Blinked, whined, then cried. Literally. Didn’t know what she was going to do. I suggested something original…do the work.
lol I’ve been offered bribes, too. Cash. Gift cards.
I have the same refrain: Just. Do. The. Work!
Love the poem. Hate the sad truth of it. Starts in Elementary, but more from the parents SHOCK when progress reports begin to show to much ball games, late nights, and concession stand food for healthy school lifestyle. Complain, “the teacher’s fault!” Always, I repeat, always someone else fault little Johnny can’t read: ( Highly respect teacher’s and what they do! I see and “hear” all this from the Office view… So sad, “Why do we have to come to parent/teacher conferences.. There’s a game tonight!!” Good poem and point Shawn ..sorry for my “rant”, I guess you could call me a ” shrew” too:)

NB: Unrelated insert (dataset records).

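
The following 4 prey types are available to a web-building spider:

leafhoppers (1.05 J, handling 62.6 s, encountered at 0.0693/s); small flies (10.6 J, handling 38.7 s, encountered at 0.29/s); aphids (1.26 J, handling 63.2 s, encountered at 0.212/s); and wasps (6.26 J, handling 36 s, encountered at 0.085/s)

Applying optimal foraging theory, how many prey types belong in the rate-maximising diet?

E/h in descending order: small flies 0.274, wasps 0.174, aphids 0.0199, leafhoppers 0.0168 J/s. The optimal diet is the largest prefix of this list for which every included type satisfies E_i/h_i > R on the types above it.
Rate on top 1: 0.2515. wasps: 0.174 < 0.2515 → exclude; stop.
Optimal diet: small flies — 1 of 4 types.

1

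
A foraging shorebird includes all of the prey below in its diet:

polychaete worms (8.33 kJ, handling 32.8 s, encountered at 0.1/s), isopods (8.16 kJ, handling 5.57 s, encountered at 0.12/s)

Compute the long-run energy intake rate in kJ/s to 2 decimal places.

R = Σλ_iE_i / (1 + Σλ_ih_i)
Numerator: 0.1×8.33 + 0.12×8.16 = 1.812
Denominator: 1 + 0.1×32.8 + 0.12×5.57 = 4.948
R = 1.812/4.948 = 0.3662 kJ/s

0.37 kJ/s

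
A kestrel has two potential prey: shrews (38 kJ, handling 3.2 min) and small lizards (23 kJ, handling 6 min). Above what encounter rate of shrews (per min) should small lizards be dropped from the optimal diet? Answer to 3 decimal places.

0.149 per min

Drop small lizards once their profitability E₂/h₂ falls below the rate achievable on shrews alone: E₂/h₂ = λE₁/(1 + λh₁).
Solve for λ: λE₁h₂ = E₂(1 + λh₁) → λ(E₁h₂ − E₂h₁) = E₂ → λ = E₂/(E₁h₂ − E₂h₁).
λ = 23/(38×6 − 23×3.2) = 23/154.4 = 0.149 per min.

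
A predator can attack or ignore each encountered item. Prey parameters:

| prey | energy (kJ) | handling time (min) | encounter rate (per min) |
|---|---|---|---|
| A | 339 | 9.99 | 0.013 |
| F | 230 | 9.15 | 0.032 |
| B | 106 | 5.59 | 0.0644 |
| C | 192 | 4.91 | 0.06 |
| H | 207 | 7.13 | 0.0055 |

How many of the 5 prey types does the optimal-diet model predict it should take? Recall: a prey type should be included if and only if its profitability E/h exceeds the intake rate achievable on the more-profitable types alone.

5

Profitabilities (E/h, kJ/min): C 39.1, A 33.9, H 29, F 25.1, B 19. Add prey in this order while the next type's profitability exceeds the intake rate on those already taken.
Rate on top 1: 8.899. A: 33.9 > 8.899 → include.
Rate on top 2: 11.18. H: 29 > 11.18 → include.
Rate on top 3: 11.66. F: 25.1 > 11.66 → include.
Rate on top 4: 13.91. B: 19 > 13.91 → include.
Optimal diet: C, A, H, F, B — 5 of 5 types.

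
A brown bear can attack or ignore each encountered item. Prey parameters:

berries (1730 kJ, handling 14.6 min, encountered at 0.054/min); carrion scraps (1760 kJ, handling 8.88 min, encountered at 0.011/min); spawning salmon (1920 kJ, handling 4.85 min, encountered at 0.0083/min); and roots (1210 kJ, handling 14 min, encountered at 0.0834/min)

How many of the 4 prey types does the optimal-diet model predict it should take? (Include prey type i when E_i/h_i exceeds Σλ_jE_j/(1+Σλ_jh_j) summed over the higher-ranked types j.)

4

Profitabilities (E/h, kJ/min): spawning salmon 396, carrion scraps 198, berries 118, roots 86.4. Add prey in this order while the next type's profitability exceeds the intake rate on those already taken.
Rate on top 1: 15.32. carrion scraps: 198 > 15.32 → include.
Rate on top 2: 31.02. berries: 118 > 31.02 → include.
Rate on top 3: 66.82. roots: 86.4 > 66.82 → include.
Optimal diet: spawning salmon, carrion scraps, berries, roots — 4 of 4 types.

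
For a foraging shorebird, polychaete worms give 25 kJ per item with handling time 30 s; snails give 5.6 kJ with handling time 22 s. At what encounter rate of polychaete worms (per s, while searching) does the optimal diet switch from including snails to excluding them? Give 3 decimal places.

0.015 per s

The zero-one rule: include snails iff E₂/h₂ > λE₁/(1+λh₁). Equality gives the switch point.
λE₁h₂ = E₂ + λE₂h₁ ⇒ λ = E₂/(E₁h₂ − E₂h₁) = 5.6/(550 − 168) = 0.01466 per s.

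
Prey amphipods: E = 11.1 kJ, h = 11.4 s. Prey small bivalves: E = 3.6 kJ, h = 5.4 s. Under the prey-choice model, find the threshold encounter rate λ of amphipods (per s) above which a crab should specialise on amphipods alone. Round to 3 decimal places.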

Parental support is so important, and it has to be real support with a healthy dose of skepticism. Modeling positive, real life reading and math experiences at home is important, but so is modeling healthy lifestyles. When the kids get to high school, not believing everything they text home would be good, too, because a lot drama erupts because of parents coming to the ‘rescue’ of their oppressed babies when their kid is actually the one in the wrong. (Like the kid picks a fight, and howls when it comes back at her). So much drama when responsibility and consideration are usually the keys to success.
I had an adult English student who said as much, and got his boss to cut me loose. Korean society; loss of face, and all that.
Isn’t requesting the cutting loose worth a loss of face? Giving up being worse than struggling to achieve and all?
Thanks for the apology – do you usually rely on meter in your poetry or is context more important?
Ideally they’re in balance. Some poetry is metrical and some is not. This should be, but isn’t! lol
so how would you rate it compared to your metrical poetry?
It’s a bit of a throw-away poem. If I figured it was of lasting value I’d tidy it up, but it’s more of a rant than anything I’ll save for a future anthology or similar.